We set off on Sunday our favourite travel day heading South. The plan was to stay overnight in Narbonne, which was only an hours drive. The Aire we picked to stay at was next to the Cultural Centre and across the road from a huge Carrefour Commercial Centre. It was also just a short walk into an interesting city. When we arrived the Aire was gone replaced by the partially constructed new football stadium. So we headed further South and ended up in Collioure, a small French fishing village just north of the Spanish border.
We were here two years ago and it is a beautiful place where you can just relax and chill. The town and surrounding hilltop is dominated by medieval fortresses. The town lies within the perimeter of the Chateau Royal Collioure and directly overlooking the town to the North is the Ancient Fort Miradou which is part of a modern military complex where French Army Commandoes are trained. The day we were there we saw them training in Zodiacs boats in the small harbour and hand to hand combat on the training field as we walked by. It was great just wandering through the cool and colourful streets again. Morning coffee by the harbour is not to be missed and the lunch was amazing and cheap.

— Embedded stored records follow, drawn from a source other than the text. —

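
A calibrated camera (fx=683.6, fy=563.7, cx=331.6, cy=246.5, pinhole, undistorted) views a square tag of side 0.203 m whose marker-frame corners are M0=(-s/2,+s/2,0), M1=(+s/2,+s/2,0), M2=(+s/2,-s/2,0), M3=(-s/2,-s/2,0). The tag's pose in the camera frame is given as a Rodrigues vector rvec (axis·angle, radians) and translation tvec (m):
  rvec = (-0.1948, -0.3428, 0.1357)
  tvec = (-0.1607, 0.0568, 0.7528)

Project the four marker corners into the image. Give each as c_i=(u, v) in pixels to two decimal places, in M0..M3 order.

Intrinsics K: fx=683.6, fy=563.7, cx=331.6, cy=246.5
Marker side s = 0.203 m; corners in marker frame (Z=0):
  M0 = (-0.1015, +0.1015, 0)
  M1 = (+0.1015, +0.1015, 0)
  M2 = (+0.1015, -0.1015, 0)
  M3 = (-0.1015, -0.1015, 0)
rvec = (-0.1948, -0.3428, 0.1357), |rvec| = θ = 0.41698 rad = 23.891°
Rodrigues: sinθ=0.40500, 1−cosθ=0.08568; R = I + sinθ·[k]× + (1−cosθ)·[k]×²:
    [+0.93302 -0.09889 -0.34598]
    [+0.16471 +0.97223 +0.16628]
    [+0.31993 -0.21213 +0.92339]
t = (-0.1607, 0.0568, 0.7528) m
M0: Pc = R·M0+t = (-0.26544, +0.13876, +0.69880); u = 683.6·(-0.26544)/0.69880 + 331.6 = 71.9336, v = 563.7·(+0.13876)/0.69880 + 246.5 = 358.4362
M1: Pc = R·M1+t = (-0.07604, +0.17220, +0.76374); u = 683.6·(-0.07604)/0.76374 + 331.6 = 263.5421, v = 563.7·(+0.17220)/0.76374 + 246.5 = 373.5960
M2: Pc = R·M2+t = (-0.05596, -0.02516, +0.80680); u = 683.6·(-0.05596)/0.80680 + 331.6 = 284.1844, v = 563.7·(-0.02516)/0.80680 + 246.5 = 228.9191
M3: Pc = R·M3+t = (-0.24536, -0.05860, +0.74186); u = 683.6·(-0.24536)/0.74186 + 331.6 = 105.5051, v = 563.7·(-0.05860)/0.74186 + 246.5 = 201.9738

c0=(71.93, 358.44) c1=(263.54, 373.60) c2=(284.18, 228.92) c3=(105.51, 201.97)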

We left Collioure and headed along the coast road into Spain. I say road but its more like a paved track on the French side. I'm convince 'D' Road in France means Diabolical. It's Stelvio without the width or elevation. Perilous drops, hairpin bends, blind corners, deformed surfaces and Margie freaking out when a bus or truck was coming from the opposite direction. And if that wasn't bad enough trees and buildings overhanging the road in every seaside village we drove through. Going by the damage it doesn't pay to live in a house on a corner here. We crossed into to Spain and suddenly the roads were better. The way was easygoing from there as the road is fairly straight to our next stop Roses on the Spanish Costa Brava.
This is one of our favourite GoTos in Spain. Its tucked into the northern curve of Gulf of Roses which stretches out like the letter C facing East. The town is nothing spectacular and the only antique structure of note is the ruins of a Renaissance Citadel that houses the ruins of a Medieval Church and a Ancient Greek settlement. The Romans lived on the other side of the C in L'Scala, but that's next week. Roses is a C side resort town with a long promenade on a beautiful bay with a vibrant laid-back atmosphere and great shops, bars and restaurants facing the Med. Great food and wine and a pleasant place to relax. But not in July or August.
We took a boat ride to the small fishing village of Cadaqués which has become famous as a haunt of many notable artist who spent time there, notably Salvador Dali and Pablo Picasso. Whitewash and terracotta dominate the steep landscape and narrow warped cobbled pathways meander through cool shaded alleys to balconies that overlook spectacular views. The surrounding waters of Cap de Crus are a scuba divers paradise. We headed back to our little corner of paradise in Roses and just relaxed until it was time we headed for the other side of the C.